Janeiro de 1986. Entre uma conversa e outra com os primos, passeios, leituras, e audição de músicas, postava-me eu defronte à janela da sala de visitas da casa de meus avós sãocarlenses...

Tentava, eu nestas ocasiões a quase impossível proeza de antever meu futuro... Na acústica de minha mente, ressoavam os acordes e a melodia de “ Forever by your side”, e muitos sonhos cruzavam meio que amorfos à minha retina...

Quem seria o homem que futuramente, levaria-me nos braços, beijaria meus virginais lábios,afagaria o liso de minhas castanhas,mas claras madeixas?

Teria ele a sensibilidade tenaz do Dr. Daniel de “ Ciranda de Pedra”, que ininterrupta e heroicamente desejava curar sua amante Laura e devolvê-la ao sacrossanto prazer de uma vida haurida na trajetória da felicidade convertida em sanidade? Ou seria ele parecido com Amaro , homem simples, quase quarentão, que tímido refugiava seu amor por Clarissa em seu claustro psíquico?

Guardaria,ele, alguma similitude com o causídico Álvaro, que a tudo desafiara: sociedade,fortuna,preconceitos para viver sua lídima estória de amor com a " Escrava Isaura"?

E se acaso ele resolvesse parodiar Eugênio,personagem central de “ Olhai os Lírios do Campo” e se deixasse conduzir pela transitoriedade dos vis valores pecuniários?

E fisicamente, que atributos ostentaria meu futuro amor?
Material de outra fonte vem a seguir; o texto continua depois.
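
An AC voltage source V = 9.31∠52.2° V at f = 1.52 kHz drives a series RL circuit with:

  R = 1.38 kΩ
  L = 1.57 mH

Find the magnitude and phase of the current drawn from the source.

Step 1 — Angular frequency: ω = 2π·f = 2π·1520 = 9550 rad/s.
Step 2 — Component impedances:
  R: Z = R = 1380 Ω
  L: Z = jωL = j·9550·0.00157 = 0 + j14.99 Ω
Step 3 — Series combination: Z_total = R + L = 1380 + j14.99 Ω = 1380∠0.6° Ω.
Step 4 — Source phasor: V = 9.31∠52.2° V = 5.706 + j7.356 V.
Step 5 — Ohm's law: I = V / Z_total = (5.706 + j7.356) / (1380 + j14.99) = 0.004192 + j0.005285 A.
Step 6 — Convert to polar: |I| = 0.006746 A, ∠I = 51.6°.

I = 0.006746∠51.6° A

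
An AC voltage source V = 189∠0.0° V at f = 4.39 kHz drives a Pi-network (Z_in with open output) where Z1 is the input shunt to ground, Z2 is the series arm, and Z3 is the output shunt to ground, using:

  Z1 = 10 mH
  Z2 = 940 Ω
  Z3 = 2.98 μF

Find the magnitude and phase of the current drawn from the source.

Step 1 — Angular frequency: ω = 2π·f = 2π·4390 = 2.758e+04 rad/s.
Step 2 — Component impedances:
  Z1: Z = jωL = j·2.758e+04·0.01 = 0 + j275.8 Ω
  Z2: Z = R = 940 Ω
  Z3: Z = 1/(jωC) = -j/(ω·C) = 0 - j12.17 Ω
Step 3 — With open output, the series arm Z2 and the output shunt Z3 appear in series to ground: Z2 + Z3 = 940 - j12.17 Ω.
Step 4 — Parallel with input shunt Z1: Z_in = Z1 || (Z2 + Z3) = 75.04 + j254.8 Ω = 265.6∠73.6° Ω.
Step 5 — Source phasor: V = 189∠0.0° V = 189 V.
Step 6 — Ohm's law: I = V / Z_total = (189) / (75.04 + j254.8) = 0.201 - j0.6826 A.
Step 7 — Convert to polar: |I| = 0.7116 A, ∠I = -73.6°.

I = 0.7116∠-73.6° A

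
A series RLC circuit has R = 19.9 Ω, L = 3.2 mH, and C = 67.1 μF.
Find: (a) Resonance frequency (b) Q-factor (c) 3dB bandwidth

Step 1 — Resonance: ω₀ = 1/√(LC) = 1/√(0.0032·6.71e-05) = 2158 rad/s.
Step 2 — f₀ = ω₀/(2π) = 343.5 Hz.
Step 3 — Series Q: Q = ω₀L/R = 2158·0.0032/19.9 = 0.347.
Step 4 — Bandwidth: Δω = ω₀/Q = 6219 rad/s; BW = Δω/(2π) = 989.7 Hz.

(a) f₀ = 343.5 Hz  (b) Q = 0.347  (c) BW = 989.7 Hz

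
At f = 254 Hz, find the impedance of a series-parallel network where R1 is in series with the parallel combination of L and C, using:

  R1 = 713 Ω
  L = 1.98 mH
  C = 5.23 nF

Step 1 — Angular frequency: ω = 2π·f = 2π·254 = 1596 rad/s.
Step 2 — Component impedances:
  R1: Z = R = 713 Ω
  L: Z = jωL = j·1596·0.00198 = 0 + j3.16 Ω
  C: Z = 1/(jωC) = -j/(ω·C) = 0 - j1.198e+05 Ω
Step 3 — Parallel branch: L || C = 1/(1/L + 1/C) = 0 + j3.16 Ω.
Step 4 — Series with R1: Z_total = R1 + (L || C) = 713 + j3.16 Ω = 713∠0.3° Ω.

Z = 713 + j3.16 Ω = 713∠0.3° Ω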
Tonitruante voz de Sérgio Chapelin, docilidade de Tony Ramos, inconfundível beleza de Marcos Paulo,simpatia irresistível de Edwin Luisi, ardente sensualidade de Roberto Pirillo, quase inigualável charme de Paulo Figueiredo, ou então o arrebatador fascínio oriundo dos anis olhos de Rubens de Falco?

Naquele tempo, queria eu viver o amor estampado nas telas dos cinemas, na deliciosa pieguice das novelas, no ardor e transgressão contido em cada beijo trocado por Padre Ralph e Maggie no seriado “ Pássaros Feridos”...
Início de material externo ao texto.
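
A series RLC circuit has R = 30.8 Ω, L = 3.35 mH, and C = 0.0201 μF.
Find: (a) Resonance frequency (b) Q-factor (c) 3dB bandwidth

Step 1 — Resonance condition Im(Z)=0 gives ω₀ = 1/√(LC).
Step 2 — ω₀ = 1/√(0.00335·2.01e-08) = 1.219e+05 rad/s.
Step 3 — f₀ = ω₀/(2π) = 1.94e+04 Hz.
Step 4 — Series Q: Q = ω₀L/R = 1.219e+05·0.00335/30.8 = 13.25.
Step 5 — 3dB bandwidth: Δω = ω₀/Q = 9194 rad/s; BW = Δω/(2π) = 1463 Hz.

(a) f₀ = 1.94e+04 Hz  (b) Q = 13.25  (c) BW = 1463 Hz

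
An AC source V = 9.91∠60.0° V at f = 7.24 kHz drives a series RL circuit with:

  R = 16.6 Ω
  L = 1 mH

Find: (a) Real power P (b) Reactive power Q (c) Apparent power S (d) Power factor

Step 1 — Angular frequency: ω = 2π·f = 2π·7240 = 4.549e+04 rad/s.
Step 2 — Component impedances:
  R: Z = R = 16.6 Ω
  L: Z = jωL = j·4.549e+04·0.001 = 0 + j45.49 Ω
Step 3 — Series combination: Z_total = R + L = 16.6 + j45.49 Ω = 48.42∠70.0° Ω.
Step 4 — Source phasor: V = 9.91∠60.0° V = 4.955 + j8.582 V.
Step 5 — Current: I = V / Z = 0.2016 - j0.03537 A = 0.2046∠-10.0° A.
Step 6 — Complex power: S = V·I* = 0.6952 + j1.905 VA.
Step 7 — Real power: P = Re(S) = 0.6952 W.
Step 8 — Reactive power: Q = Im(S) = 1.905 VAR.
Step 9 — Apparent power: |S| = 2.028 VA.
Step 10 — Power factor: PF = P/|S| = 0.3428 (lagging).

(a) P = 0.6952 W  (b) Q = 1.905 VAR  (c) S = 2.028 VA  (d) PF = 0.3428 (lagging)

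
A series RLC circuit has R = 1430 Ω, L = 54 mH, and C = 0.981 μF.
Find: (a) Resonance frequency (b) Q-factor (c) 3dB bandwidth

Step 1 — Resonance condition Im(Z)=0 gives ω₀ = 1/√(LC).
Step 2 — ω₀ = 1/√(0.054·9.81e-07) = 4345 rad/s.
Step 3 — f₀ = ω₀/(2π) = 691.5 Hz.
Step 4 — Series Q: Q = ω₀L/R = 4345·0.054/1430 = 0.1641.
Step 5 — 3dB bandwidth: Δω = ω₀/Q = 2.648e+04 rad/s; BW = Δω/(2π) = 4215 Hz.

(a) f₀ = 691.5 Hz  (b) Q = 0.1641  (c) BW = 4215 Hz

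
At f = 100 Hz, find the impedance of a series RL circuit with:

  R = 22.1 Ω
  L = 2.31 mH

Step 1 — Angular frequency: ω = 2π·f = 2π·100 = 628.3 rad/s.
Step 2 — Component impedances:
  R: Z = R = 22.1 Ω
  L: Z = jωL = j·628.3·0.00231 = 0 + j1.451 Ω
Step 3 — Series combination: Z_total = R + L = 22.1 + j1.451 Ω = 22.15∠3.8° Ω.

Z = 22.1 + j1.451 Ω = 22.15∠3.8° Ω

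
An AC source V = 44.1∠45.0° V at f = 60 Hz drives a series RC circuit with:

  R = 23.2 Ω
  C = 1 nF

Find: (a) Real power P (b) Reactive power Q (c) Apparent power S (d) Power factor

Step 1 — Angular frequency: ω = 2π·f = 2π·60 = 377 rad/s.
Step 2 — Component impedances:
  R: Z = R = 23.2 Ω
  C: Z = 1/(jωC) = -j/(ω·C) = 0 - j2.653e+06 Ω
Step 3 — Series combination: Z_total = R + C = 23.2 - j2.653e+06 Ω = 2.653e+06∠-90.0° Ω.
Step 4 — Source phasor: V = 44.1∠45.0° V = 31.18 + j31.18 V.
Step 5 — Current: I = V / Z = -1.176e-05 + j1.176e-05 A = 1.663e-05∠135.0° A.
Step 6 — Complex power: S = V·I* = 6.413e-09 - j0.0007332 VA.
Step 7 — Real power: P = Re(S) = 6.413e-09 W.
Step 8 — Reactive power: Q = Im(S) = -0.0007332 VAR.
Step 9 — Apparent power: |S| = 0.0007332 VA.
Step 10 — Power factor: PF = P/|S| = 8.746e-06 (leading).

(a) P = 6.413e-09 W  (b) Q = -0.0007332 VAR  (c) S = 0.0007332 VA  (d) PF = 8.746e-06 (leading)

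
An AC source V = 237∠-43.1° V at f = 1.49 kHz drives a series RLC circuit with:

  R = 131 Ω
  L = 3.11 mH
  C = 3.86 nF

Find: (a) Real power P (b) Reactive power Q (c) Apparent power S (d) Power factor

Step 1 — Angular frequency: ω = 2π·f = 2π·1490 = 9362 rad/s.
Step 2 — Component impedances:
  R: Z = R = 131 Ω
  L: Z = jωL = j·9362·0.00311 = 0 + j29.12 Ω
  C: Z = 1/(jωC) = -j/(ω·C) = 0 - j2.767e+04 Ω
Step 3 — Series combination: Z_total = R + L + C = 131 - j2.764e+04 Ω = 2.764e+04∠-89.7° Ω.
Step 4 — Source phasor: V = 237∠-43.1° V = 173 - j161.9 V.
Step 5 — Current: I = V / Z = 0.005888 + j0.006232 A = 0.008573∠46.6° A.
Step 6 — Complex power: S = V·I* = 0.009629 - j2.032 VA.
Step 7 — Real power: P = Re(S) = 0.009629 W.
Step 8 — Reactive power: Q = Im(S) = -2.032 VAR.
Step 9 — Apparent power: |S| = 2.032 VA.
Step 10 — Power factor: PF = P/|S| = 0.004739 (leading).

(a) P = 0.009629 W  (b) Q = -2.032 VAR  (c) S = 2.032 VA  (d) PF = 0.004739 (leading)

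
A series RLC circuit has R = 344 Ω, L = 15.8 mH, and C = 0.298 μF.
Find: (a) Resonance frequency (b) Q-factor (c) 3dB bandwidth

Step 1 — Resonance condition Im(Z)=0 gives ω₀ = 1/√(LC).
Step 2 — ω₀ = 1/√(0.0158·2.98e-07) = 1.457e+04 rad/s.
Step 3 — f₀ = ω₀/(2π) = 2319 Hz.
Step 4 — Series Q: Q = ω₀L/R = 1.457e+04·0.0158/344 = 0.6694.
Step 5 — 3dB bandwidth: Δω = ω₀/Q = 2.177e+04 rad/s; BW = Δω/(2π) = 3465 Hz.

(a) f₀ = 2319 Hz  (b) Q = 0.6694  (c) BW = 3465 Hz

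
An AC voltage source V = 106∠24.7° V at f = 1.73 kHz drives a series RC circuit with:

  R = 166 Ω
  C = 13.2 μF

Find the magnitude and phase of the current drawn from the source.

Step 1 — Angular frequency: ω = 2π·f = 2π·1730 = 1.087e+04 rad/s.
Step 2 — Component impedances:
  R: Z = R = 166 Ω
  C: Z = 1/(jωC) = -j/(ω·C) = 0 - j6.969 Ω
Step 3 — Series combination: Z_total = R + C = 166 - j6.969 Ω = 166.1∠-2.4° Ω.
Step 4 — Source phasor: V = 106∠24.7° V = 96.3 + j44.29 V.
Step 5 — Ohm's law: I = V / Z_total = (96.3 + j44.29) / (166 - j6.969) = 0.5679 + j0.2907 A.
Step 6 — Convert to polar: |I| = 0.638 A, ∠I = 27.1°.

I = 0.638∠27.1° A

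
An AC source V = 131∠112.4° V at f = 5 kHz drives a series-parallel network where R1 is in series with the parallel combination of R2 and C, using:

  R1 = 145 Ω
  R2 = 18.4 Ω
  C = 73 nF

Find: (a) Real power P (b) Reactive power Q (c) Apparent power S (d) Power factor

Step 1 — Angular frequency: ω = 2π·f = 2π·5000 = 3.142e+04 rad/s.
Step 2 — Component impedances:
  R1: Z = R = 145 Ω
  R2: Z = R = 18.4 Ω
  C: Z = 1/(jωC) = -j/(ω·C) = 0 - j436 Ω
Step 3 — Parallel branch: R2 || C = 1/(1/R2 + 1/C) = 18.37 - j0.7751 Ω.
Step 4 — Series with R1: Z_total = R1 + (R2 || C) = 163.4 - j0.7751 Ω = 163.4∠-0.3° Ω.
Step 5 — Source phasor: V = 131∠112.4° V = -49.92 + j121.1 V.
Step 6 — Current: I = V / Z = -0.3091 + j0.7399 A = 0.8019∠112.7° A.
Step 7 — Complex power: S = V·I* = 105 - j0.4984 VA.
Step 8 — Real power: P = Re(S) = 105 W.
Step 9 — Reactive power: Q = Im(S) = -0.4984 VAR.
Step 10 — Apparent power: |S| = 105 VA.
Step 11 — Power factor: PF = P/|S| = 1 (leading).

(a) P = 105 W  (b) Q = -0.4984 VAR  (c) S = 105 VA  (d) PF = 1 (leading)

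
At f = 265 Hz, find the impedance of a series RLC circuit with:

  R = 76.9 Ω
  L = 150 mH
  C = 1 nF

Step 1 — Angular frequency: ω = 2π·f = 2π·265 = 1665 rad/s.
Step 2 — Component impedances:
  R: Z = R = 76.9 Ω
  L: Z = jωL = j·1665·0.15 = 0 + j249.8 Ω
  C: Z = 1/(jωC) = -j/(ω·C) = 0 - j6.006e+05 Ω
Step 3 — Series combination: Z_total = R + L + C = 76.9 - j6.003e+05 Ω = 6.003e+05∠-90.0° Ω.

Z = 76.9 - j6.003e+05 Ω = 6.003e+05∠-90.0° Ω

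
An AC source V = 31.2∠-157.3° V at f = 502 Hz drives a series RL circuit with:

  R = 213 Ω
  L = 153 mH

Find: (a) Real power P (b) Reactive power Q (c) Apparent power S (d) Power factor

Step 1 — Angular frequency: ω = 2π·f = 2π·502 = 3154 rad/s.
Step 2 — Component impedances:
  R: Z = R = 213 Ω
  L: Z = jωL = j·3154·0.153 = 0 + j482.6 Ω
Step 3 — Series combination: Z_total = R + L = 213 + j482.6 Ω = 527.5∠66.2° Ω.
Step 4 — Source phasor: V = 31.2∠-157.3° V = -28.78 - j12.04 V.
Step 5 — Current: I = V / Z = -0.04291 + j0.0407 A = 0.05915∠136.5° A.
Step 6 — Complex power: S = V·I* = 0.7451 + j1.688 VA.
Step 7 — Real power: P = Re(S) = 0.7451 W.
Step 8 — Reactive power: Q = Im(S) = 1.688 VAR.
Step 9 — Apparent power: |S| = 1.845 VA.
Step 10 — Power factor: PF = P/|S| = 0.4038 (lagging).

(a) P = 0.7451 W  (b) Q = 1.688 VAR  (c) S = 1.845 VA  (d) PF = 0.4038 (lagging)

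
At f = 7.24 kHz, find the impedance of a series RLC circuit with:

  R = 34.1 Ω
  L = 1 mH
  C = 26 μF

Step 1 — Angular frequency: ω = 2π·f = 2π·7240 = 4.549e+04 rad/s.
Step 2 — Component impedances:
  R: Z = R = 34.1 Ω
  L: Z = jωL = j·4.549e+04·0.001 = 0 + j45.49 Ω
  C: Z = 1/(jωC) = -j/(ω·C) = 0 - j0.8455 Ω
Step 3 — Series combination: Z_total = R + L + C = 34.1 + j44.64 Ω = 56.18∠52.6° Ω.

Z = 34.1 + j44.64 Ω = 56.18∠52.6° Ω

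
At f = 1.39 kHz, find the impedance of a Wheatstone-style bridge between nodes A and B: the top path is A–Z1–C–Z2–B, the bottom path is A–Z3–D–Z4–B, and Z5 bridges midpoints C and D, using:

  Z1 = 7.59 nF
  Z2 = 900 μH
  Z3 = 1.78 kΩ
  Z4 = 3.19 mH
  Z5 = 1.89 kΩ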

E você, não aparecia... Enquanto isso a vida seguia seu rumo... Meus avós maternos Maru e Eduardo Julio Rocha comentavam,felizes, sobre a futura construção do calçadão na Rua General Osório, que em muito valorizaria a velha casa, onde há muitos anos atrás, minha mãe, tia e tio nasceram, e sorriam para a vida que lhes brindava em seu esplendor...

E a adolescente , perdida em quimeras de seus doze anos temia pelo sofrimento que se escondia ameaçador pelos vãos das paredes...

Florbela Espanca decidiu morrer por muito amar... Zé Orocó, de “Rosinha,minha canoa”,usava sua loucura como se fora um lenitivo para seu viver solitário, insípido,miserável em sua crueldade cotidiana... Supliciado em incontáveis sessões de maus tratos e torturas no manicômio a que fora levado, decidira permanecer louco para não sucumbir ao inclemente castigo de permanecer vivo...

As férias de verão chegavam ao fim... Retornava, eu,então de São Carlos para São Paulo, aos bancos escolares, às voltas ao “ shopping”,aos bate papos com amigas de colégio...

Longe dali, a janela da casa de meus avós permanecia incógnita,em seu espesso nevoeiro... Só depois, de transcorridos tantos anos, eu pude vislumbrar com clareza o mistério que por detrás das cortinas se aninhava...

Eu,balzaquiana,advogada,aprendiz de poetisa,fiel a Jesus,encontrei o amor onde menos esperava... Nas linhas mestras de meus alinhavos poéticos, nas imortais claves de minhas sonatas preferidas, no queimor das letras das românticas canções brasileiras, no sentimento que gorjeia em mim, agora e sempre...

Ivone Maria R. Garcia (Ivoninha)

04/03/2011

* Nota da Recantista: "Ciranda de Pedra", "Clarissa", " Olhai os Lírios do Campo", "A Escrava Isaura", " Rosinha, minha canoa" e Antologia Poética de Florbela Espanca foram algumas de minhas leituras neste período de início de adolescência... "Clarissa" e" Rosinha minha canoa" foram lidos quando tinha dez anos de idade...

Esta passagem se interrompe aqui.